PITTSBURGH (NewsRadio 1020 KDKA/AP) – Allegheny County Council failed to pass a measure aiming to post “In God We Trust” in County Council chambers.
The vote needed eight votes in favor to pass, but failed in an 8-6 vote against it.
Allegheny County Executive Rich Fitzgerald pledged to veto a measure.
The Democrat official said the measure attacks diversity and says in a letter released to the media that it may offend those who are “Jewish, Hindu, Buddhist, Atheist, Muslim, Islamic or any other non-theistic group.”
Fitzgerald says it is “a movement by the right-wing evangelical Christians across the county basically to impose Christianity in courthouses and school buildings across the country.”
“Allegheny County and this region have become an accepting and inviting region in which we invite all people,” Fitzgerald said.
He says he believes that displaying the motto would discourage that welcoming attitude.
The effort was approved by council’s government reform committee after several members agreed to add Pennsylvania’s motto of “Virtue, Liberty and Independence” and another U.S. motto, “E Pluribus Unum” to any display.
The bill was voted on at council’s Tuesday meeting.
Congress passed a law mandating “In God We Trust” be on all coins and currency in 1955, a year before it became the nation’s official motto.
“In God We Trust” is featured on the currency of the United States, so why does Fitzgerald think that the motto is “non-inviting?” He calls it a “code word” that right-wing evangelicals are using to push their agenda across the country.
He also recognizes that the Allegheny County Courthouse has had the Ten Commandments displayed on its outside walls for more than 100 years.

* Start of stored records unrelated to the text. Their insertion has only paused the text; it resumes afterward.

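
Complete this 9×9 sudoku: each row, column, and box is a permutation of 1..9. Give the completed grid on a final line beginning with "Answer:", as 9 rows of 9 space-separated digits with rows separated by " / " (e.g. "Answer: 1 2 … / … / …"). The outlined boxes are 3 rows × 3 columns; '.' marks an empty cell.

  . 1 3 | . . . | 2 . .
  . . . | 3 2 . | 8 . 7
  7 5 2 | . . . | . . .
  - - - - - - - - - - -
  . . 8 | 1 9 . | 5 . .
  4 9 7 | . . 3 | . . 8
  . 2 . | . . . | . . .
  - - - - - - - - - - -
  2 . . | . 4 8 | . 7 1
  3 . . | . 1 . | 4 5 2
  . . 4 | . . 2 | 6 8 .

Step 1. [r4c1∈{6}] only 6 remains possible at r4c1. So r4c1=6.
Step 2. [r2c6∈{1,4,5,6,9}] across row 2, 5 lands solely at r2c6 ⇒ r2c6=5.
Step 3. [r2c8∈{1,4,6,9}] in row 2, 1 fits only at r2c8, so r2c8=1.
Step 4. [r4c6∈{4,7}] in row 4, 7 fits only at r4c6 ⇒ r4c6=7.
Step 5. [r7c2∈{6}] r7c2 is down to just 6 ⇒ r7c2=6.
Step 6. [r8c3∈{9}] only 9 remains possible at r8c3 ⇒ r8c3=9.
Step 7. [r7c7∈{3,9}] row 7 places 3 nowhere but r7c7, so r7c7=3.
Step 8. [r3c7∈{9}] only 9 remains possible at r3c7 ⇒ r3c7=9.
Step 9. [r1c6∈{4,6,9}] r1c6 is the only open cell in col 6 admitting 9, so r1c6=9.
Step 10. [r6c8∈{3,4,6,9}] across col 8, 9 lands solely at r6c8, so r6c8=9.
Step 11. [r6c9∈{3,4,6}] row 6 places 3 nowhere but r6c9. So r6c9=3.
Step 12. [r5c8∈{2,6}] r5c8 is the only open cell in box 6 admitting 6, so r5c8=6.
Step 13. [r1c8∈{4}] r1c8's peers cover all but 4, so r1c8=4.
Step 14. [r3c9∈{6}] r3c9 has the single candidate 6, so r3c9=6.
Step 15. [r5c5∈{5}] r5c5 has the single candidate 5 ⇒ r5c5=5.
Step 16. [r3c5∈{8}] only 8 remains possible at r3c5, so r3c5=8.
Step 17. [r6c5∈{6}] r6c5 has the single candidate 6. So r6c5=6.
Step 18. [r6c3∈{1,5}] 1 has one home in col 3: r6c3. So r6c3=1.
Step 19. [r9c2∈{7}] only 7 remains possible at r9c2 ⇒ r9c2=7.
Step 20. [r3c4∈{4}] r3c4 has the single candidate 4 ⇒ r3c4=4.
Step 21. [r1c4∈{6,7}] 6 has one home in row 1: r1c4, so r1c4=6.
Step 22. [r7c3∈{5}] r7c3 has the single candidate 5. So r7c3=5.
Step 23. [r9c4∈{5,9}] 5 has one home in row 9: r9c4 ⇒ r9c4=5.
Step 24. [r6c1∈{5}] only 5 remains possible at r6c1, so r6c1=5.
Step 25. [r1c5∈{7}] r1c5 is down to just 7, so r1c5=7.
Step 26. [r4c9∈{4}] nothing but 4 survives at r4c9, so r4c9=4.
Step 27. [r2c2∈{4}] nothing but 4 survives at r2c2 ⇒ r2c2=4.
Step 28. [r6c4∈{8}] nothing but 8 survives at r6c4. So r6c4=8.
Step 29. [r7c4∈{9}] nothing but 9 survives at r7c4, so r7c4=9.
Step 30. [r9c9∈{9}] r9c9's peers cover all but 9 ⇒ r9c9=9.
Step 31. [r4c8∈{2}] r4c8 has the single candidate 2, so r4c8=2.
Step 32. [r3c8∈{3}] r3c8's peers cover all but 3. So r3c8=3.
Step 33. [r8c4∈{7}] r8c4's peers cover all but 7, so r8c4=7.
Step 34. [r6c6∈{4}] only 4 remains possible at r6c6, so r6c6=4.
Step 35. [r8c6∈{6}] only 6 remains possible at r8c6. So r8c6=6.
Step 36. [r5c7∈{1}] r5c7 has the single candidate 1. So r5c7=1.
Step 37. [r6c7∈{7}] r6c7's peers cover all but 7, so r6c7=7.
Step 38. [r4c2∈{3}] r4c2 is down to just 3, so r4c2=3.
Step 39. [r9c1∈{1}] nothing but 1 survives at r9c1. So r9c1=1.
Step 40. [r2c1∈{9}] r2c1 is down to just 9, so r2c1=9.
Step 41. [r9c5∈{3}] nothing but 3 survives at r9c5. So r9c5=3.
Step 42. [r1c1∈{8}] r1c1 has the single candidate 8 ⇒ r1c1=8.
Step 43. [r1c9∈{5}] only 5 remains possible at r1c9. So r1c9=5.
Step 44. [r2c3∈{6}] only 6 remains possible at r2c3 ⇒ r2c3=6.
Step 45. [r5c4∈{2}] r5c4 has the single candidate 2, so r5c4=2.
Step 46. [r8c2∈{8}] r8c2's peers cover all but 8, so r8c2=8.
Step 47. [r3c6∈{1}] r3c6's peers cover all but 1. So r3c6=1.

Answer: 8 1 3 6 7 9 2 4 5 / 9 4 6 3 2 5 8 1 7 / 7 5 2 4 8 1 9 3 6 / 6 3 8 1 9 7 5 2 4 / 4 9 7 2 5 3 1 6 8 / 5 2 1 8 6 4 7 9 3 / 2 6 5 9 4 8 3 7 1 / 3 8 9 7 1 6 4 5 2 / 1 7 4 5 3 2 6 8 9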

Fitzgerald says he believes this is a different circumstance because, “it has a historical significance,” and the proposed motto is about “trying to put something new, something branding on the courthouse that basically is non-inviting.”
“One of the things [the county] has lacked over the last couple of decades [when] our economy wasn’t doing very well, we didn’t attract people from other parts of the world like other communities did,” he said. “I think if we are going to be an inviting community, sending this kind of a signal would not be the best way to go.”
In his opinion, Fitzgerald says he thinks council is “posed to vote no” on the measure.